Peace I leave with you; my peace I give you. I do not give to you as the world gives. Do not let your hearts be troubled and do not be afraid. ~John 14:27
Monday, February 21, 2011
When I see it from the other side, I'm sure I'll understand...
Do you ever tell yourself that? When things happen that you can't find an explanation for, that have no rhyme or reason, don't you wonder why? I do, and then I think, well it will all be clear in heaven. And then I think....why can't it be clear now?! He has His reasons...he IS God after all. So many times in my life I have been able to look back and see His hand...and even in the midst of things sometimes I can see His hand, His work. But many times, I don't.....I can't. He doesn't always tell us all the steps. He will reveal one thing, and expect obedience. That's it. "Trust me.", Jesus says.
That. is. so. hard.
It's something I constantly revisit. It can get messy....because I am the one who makes a mess of it. I rant and I rave. I have tantrums. I am not thankful.....so ungrateful. But then, I remember.
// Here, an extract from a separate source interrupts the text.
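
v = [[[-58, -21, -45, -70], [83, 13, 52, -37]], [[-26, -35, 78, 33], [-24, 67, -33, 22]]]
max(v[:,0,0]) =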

I am given memories of all the times He has carried me, that He has guided my way even when I didn't ask Him to or even want Him to. He has a better plan...than I can even imagine. Who am I to think that I can make any kind of plan that could even touch His?! So, I am trying to surrender, to give up myself, to lay down my life. It's tough, it's messy, I drag my family through the muck with me when I wouldn't have to. But, I think that's where we begin to grow....He is almighty, He is all-knowing........and it won't even matter, my understanding, when I get there. My challenge is to learn to hold things lightly in this life, and to give thanks for everything, even the hard stuff, because He sees the big picture, even when I don't.